Where has the spirit of capitalism gone in all this? Why did things reach this stage? The CEO's of the big three went to Washington with a tin cup saying if they weren't doled out cash, they would bleed to death at their doorstep taking millions of jobs, costing taxpayers over $100 billion, and plunging the economy into a depression with them. Where was the vision? The leadership that gets paid $15 million? Where was the American spirit of innovation? When they first came, they came with no plan, when they came a second time they came with a loose, ineffective plan basically telling congress it was now their problem to save the industry.

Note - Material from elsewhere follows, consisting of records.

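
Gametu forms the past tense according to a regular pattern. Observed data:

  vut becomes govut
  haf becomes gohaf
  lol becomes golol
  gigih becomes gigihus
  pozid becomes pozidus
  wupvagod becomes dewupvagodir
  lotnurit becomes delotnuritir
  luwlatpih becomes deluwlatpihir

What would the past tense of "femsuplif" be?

pozid and wupvagod both end in -d yet inflect differently (pozidus, dewupvagodir), so the final letter is not what conditions the rule; the number of vowels is.
"femsuplif" has 3 vowels. The stems with 3 vowels (wupvagod → dewupvagodir, lotnurit → delotnuritir, luwlatpih → deluwlatpihir) add de- … -ir around the stem.
The other patterns: stems with 1 vowel add the prefix go-; stems with 2 vowels add -us.
So femsuplif → defemsuplifir.

defemsuplifir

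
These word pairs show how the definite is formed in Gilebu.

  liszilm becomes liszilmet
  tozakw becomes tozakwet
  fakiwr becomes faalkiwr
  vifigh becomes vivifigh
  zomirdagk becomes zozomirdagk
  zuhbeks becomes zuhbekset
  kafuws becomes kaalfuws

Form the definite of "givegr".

gigivegr

"givegr" has second-to-last letter 'g'. The stems whose second-to-last letter is 'g' (zomirdagk → zozomirdagk, vifigh → vivifigh) repeat the first consonant+vowel as a prefix.
The other patterns: stems whose second-to-last letter is 'w' insert -al- after the first vowel; stems whose second-to-last letter is 'k' or 'l' add -et.
So givegr → gigivegr.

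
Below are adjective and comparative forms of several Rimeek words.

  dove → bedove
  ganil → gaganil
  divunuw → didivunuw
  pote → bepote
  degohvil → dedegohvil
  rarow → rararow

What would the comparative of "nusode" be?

degohvil and dove both begin with d- yet inflect differently (dedegohvil, bedove), so the first letter is not what conditions the rule; whether the stem ends in a vowel or a consonant is.
"nusode" ends in a vowel. The stems ending in a vowel (pote → bepote, dove → bedove) add the prefix be-.
The other pattern: stems ending in a consonant repeat the first consonant+vowel as a prefix.
So nusode → benusode.

benusode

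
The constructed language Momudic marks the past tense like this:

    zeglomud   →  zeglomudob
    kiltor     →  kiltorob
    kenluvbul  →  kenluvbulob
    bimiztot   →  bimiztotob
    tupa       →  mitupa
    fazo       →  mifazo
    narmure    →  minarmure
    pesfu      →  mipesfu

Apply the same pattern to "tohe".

"tohe" ends in a vowel. The stems ending in a vowel (tupa → mitupa, fazo → mifazo, narmure → minarmure) add the prefix mi-.
So tohe → mitohe.

mitohe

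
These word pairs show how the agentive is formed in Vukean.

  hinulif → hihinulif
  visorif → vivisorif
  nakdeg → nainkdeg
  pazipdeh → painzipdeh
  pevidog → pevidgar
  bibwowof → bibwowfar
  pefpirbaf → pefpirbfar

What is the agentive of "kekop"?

nakdeg and pevidog both end in -g yet inflect differently (nainkdeg, pevidgar), so the final letter is not what conditions the rule; the last vowel is.
"kekop" has last vowel 'o'. The stems whose last vowel is 'o' (pevidog → pevidgar, bibwowof → bibwowfar) delete the last vowel and add -ar.
So kekop → kekpar.

kekpar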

If the very platform and ideology that made this country what it is; is now failing? What hope is left? White collar and blue collar workers need to get together and re-structure. This is not the problem of the CEO's or the UAW or Congress; it's a problem of attitude, foresight and vision. Look at Toyota (Toyota's stock price) and Honda (Honda's stock price) – why are they not in the same boat? A 'Car Czar' looking over the big three bailout operations is free market sacrilege. It's time for the Red, White and Blue spirit to prevail, time to regain the capitalist spirit and that's the only way to get out of this mess and return these corporations to their former glory. Or has capitalism really failed, leaving us on the brink of another revolution?